If you don’t see the one you want, you can always write your own. It’s pretty easy. You just need an object that provides two methods:

  • encode
  • decode

The encode method that converts your python data structure into binary string. And the decode method to will convert it back consistently into your original python structure.

Strict or No?

Redis-py gives you two different interfaces:

  • Redis
  • StrictRedis

They provide the same functionality. Redis rewrites the the order of arguments to be more intuitive since the server order of arguments can be confusing in some cases. Whereas StrictRedis gives an interface that conforms to the same argument order that the server presents.

Keyspace classes conform to the Redis interface. It doesn’t matter which type of object you pass into redpipe.connect_redis. The Keyspace object knows the right thing to do and will pass the arguments through correctly. It does this by using keyword arguments when it can do so and when there is ambiguity about the order of the command arguments. In some cases, keyword arguments cannot be used because Redis and StrictRedis used different keyword arguments. In those rare cases, the Keyspace classes bypass the issue and invoke execute_command directly.
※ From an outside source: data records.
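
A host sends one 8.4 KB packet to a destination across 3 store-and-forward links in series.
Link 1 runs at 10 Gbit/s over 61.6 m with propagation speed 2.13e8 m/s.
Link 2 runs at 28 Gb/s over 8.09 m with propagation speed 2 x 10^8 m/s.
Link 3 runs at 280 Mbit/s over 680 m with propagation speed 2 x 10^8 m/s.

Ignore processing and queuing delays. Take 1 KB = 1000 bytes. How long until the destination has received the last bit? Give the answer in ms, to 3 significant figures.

0.253 ms

L = 67200 bits.
Transmission delays (L/R per hop): 0.00672, 0.0024, 0.24 ms; sum = 0.24912 ms.
Propagation delays (d/s per hop): 0.000289202, 4.045e-05, 0.0034 ms; sum = 0.00372965 ms.
End-to-end = 0.253 ms.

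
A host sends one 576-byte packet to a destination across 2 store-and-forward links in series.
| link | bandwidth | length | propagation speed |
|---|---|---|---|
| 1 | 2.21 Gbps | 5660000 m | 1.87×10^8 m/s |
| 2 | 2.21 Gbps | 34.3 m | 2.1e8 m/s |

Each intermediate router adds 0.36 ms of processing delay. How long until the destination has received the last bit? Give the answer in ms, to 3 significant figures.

L = 576 × 8 = 4608 bits.
Transmission delay per hop = L/R = 4608/2210000000 = 0.00208507 ms; 2 hops → 0.00417014 ms.
Propagation delays (d/s per hop): 30.2674, 0.000163333 ms; sum = 30.2675 ms.
Processing at 1 router(s): 1 × 0.36 ms = 0.36 ms.
End-to-end = 30.6 ms.

30.6 ms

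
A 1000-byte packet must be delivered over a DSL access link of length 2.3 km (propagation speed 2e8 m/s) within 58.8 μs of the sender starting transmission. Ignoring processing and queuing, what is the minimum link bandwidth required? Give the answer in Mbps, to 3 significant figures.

L = 8000 bits.
Propagation delay = 2300 / 200000000 = 11.5 μs.
Transmission budget = 58.8 − 11.5 = 47.3 μs.
R ≥ L / t_tx = 8000 bits / 4.73e-05 s = 169 Mbps.

169 Mbps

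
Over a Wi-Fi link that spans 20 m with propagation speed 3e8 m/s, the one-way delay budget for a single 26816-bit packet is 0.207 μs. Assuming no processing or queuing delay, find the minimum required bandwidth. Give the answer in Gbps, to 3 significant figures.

Propagation delay = 20 / 300000000 = 0.0666667 μs.
Transmission budget = 0.207 − 0.0666667 = 0.140333 μs.
R ≥ L / t_tx = 26816 bits / 1.40333e-07 s = 191 Gbps.

191 Gbps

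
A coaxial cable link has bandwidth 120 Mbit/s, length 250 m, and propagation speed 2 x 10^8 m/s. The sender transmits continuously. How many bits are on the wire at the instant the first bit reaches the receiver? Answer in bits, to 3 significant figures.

Propagation delay = 250 / 200000000 = 1.25e-06 s.
BDP = R × t_prop = 120000000 × 1.25e-06 = 150 bits.

150 bits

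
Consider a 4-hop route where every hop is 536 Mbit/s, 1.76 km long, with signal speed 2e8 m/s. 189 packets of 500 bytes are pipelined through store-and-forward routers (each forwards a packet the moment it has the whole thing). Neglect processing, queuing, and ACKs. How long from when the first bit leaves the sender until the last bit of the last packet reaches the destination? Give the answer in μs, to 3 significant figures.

1470 μs

Per-hop transmission t_tx = L/R = 4000/536000000 = 7.46269 μs.
Per-hop propagation t_prop = 1760/200000000 = 8.8 μs.
Pipeline fill: first packet needs 4·t_tx to clear all hops; remaining 188 packets each add one t_tx.
Total = (4+189-1)·t_tx + 4·t_prop = 192·7.46269 + 4·8.8 = 1470 μs.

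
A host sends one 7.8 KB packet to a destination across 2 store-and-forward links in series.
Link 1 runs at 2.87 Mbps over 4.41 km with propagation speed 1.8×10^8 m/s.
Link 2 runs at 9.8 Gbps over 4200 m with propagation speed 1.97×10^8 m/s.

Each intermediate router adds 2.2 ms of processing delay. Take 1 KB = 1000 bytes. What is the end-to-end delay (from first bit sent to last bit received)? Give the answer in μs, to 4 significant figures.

L = 62400 bits.
Transmission delays (L/R per hop): 21742.2, 6.36735 μs; sum = 21748.5 μs.
Propagation delays (d/s per hop): 24.5, 21.3198 μs; sum = 45.8198 μs.
Processing at 1 router(s): 1 × 2.2 ms = 2200 μs.
End-to-end = 23990 μs.

23990 μs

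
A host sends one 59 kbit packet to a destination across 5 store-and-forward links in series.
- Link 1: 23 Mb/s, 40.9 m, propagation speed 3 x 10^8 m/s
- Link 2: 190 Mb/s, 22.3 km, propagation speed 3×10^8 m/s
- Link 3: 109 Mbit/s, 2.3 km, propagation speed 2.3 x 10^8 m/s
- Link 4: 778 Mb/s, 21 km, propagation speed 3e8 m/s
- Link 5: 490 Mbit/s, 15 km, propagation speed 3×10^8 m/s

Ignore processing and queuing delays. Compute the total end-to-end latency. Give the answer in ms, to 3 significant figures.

L = 59000 bits.
Transmission delays (L/R per hop): 2.56522, 0.310526, 0.541284, 0.0758355, 0.120408 ms; sum = 3.61327 ms.
Propagation delays (d/s per hop): 0.000136333, 0.0743333, 0.01, 0.07, 0.05 ms; sum = 0.20447 ms.
End-to-end = 3.82 ms.

3.82 ms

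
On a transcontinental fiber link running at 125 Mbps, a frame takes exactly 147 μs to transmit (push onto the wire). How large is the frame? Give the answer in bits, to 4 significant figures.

18380 bits

L = R × t_tx = 125000000 b/s × 0.000147 s = 18375 bits.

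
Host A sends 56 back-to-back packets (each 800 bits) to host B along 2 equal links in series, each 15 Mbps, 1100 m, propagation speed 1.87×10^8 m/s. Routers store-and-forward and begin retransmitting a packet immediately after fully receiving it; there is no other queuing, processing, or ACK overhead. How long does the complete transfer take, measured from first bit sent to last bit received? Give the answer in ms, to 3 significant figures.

Per-hop transmission t_tx = L/R = 800/15000000 = 0.0533333 ms.
Per-hop propagation t_prop = 1100/187000000 = 0.00588235 ms.
Pipeline fill: first packet needs 2·t_tx to clear all hops; remaining 55 packets each add one t_tx.
Total = (2+56-1)·t_tx + 2·t_prop = 57·0.0533333 + 2·0.00588235 = 3.05 ms.

3.05 ms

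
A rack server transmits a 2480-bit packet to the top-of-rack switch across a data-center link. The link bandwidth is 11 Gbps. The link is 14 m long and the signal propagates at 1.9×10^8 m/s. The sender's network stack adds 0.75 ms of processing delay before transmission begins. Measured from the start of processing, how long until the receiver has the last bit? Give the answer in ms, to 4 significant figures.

Transmission delay = L/R = 2480 / 11000000000 = 0.000225455 ms.
Propagation delay = d/s = 14 m / 190000000 m/s = 7.36842e-05 ms.
Plus processing delay 0.75 ms = 0.75 ms.
Total = 0.7503 ms.

0.7503 ms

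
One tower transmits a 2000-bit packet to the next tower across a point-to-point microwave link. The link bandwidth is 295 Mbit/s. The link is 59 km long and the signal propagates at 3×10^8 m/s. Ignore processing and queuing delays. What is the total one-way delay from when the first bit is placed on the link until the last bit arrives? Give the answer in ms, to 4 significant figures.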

Scanning the Keys in a Keyspace

When you use the scan command on a keyspace, RedPipe automatically builds a pattern that matches the keyspace you are using. Any additional patterns you pass in are searched for inside of that pattern. So you should be able easily iterate through a list of all keys in the keyspace.

The scan commands don’t seem to work quite right in redis-py-cluster. I’m working with the package maintainer to try to get that squared away.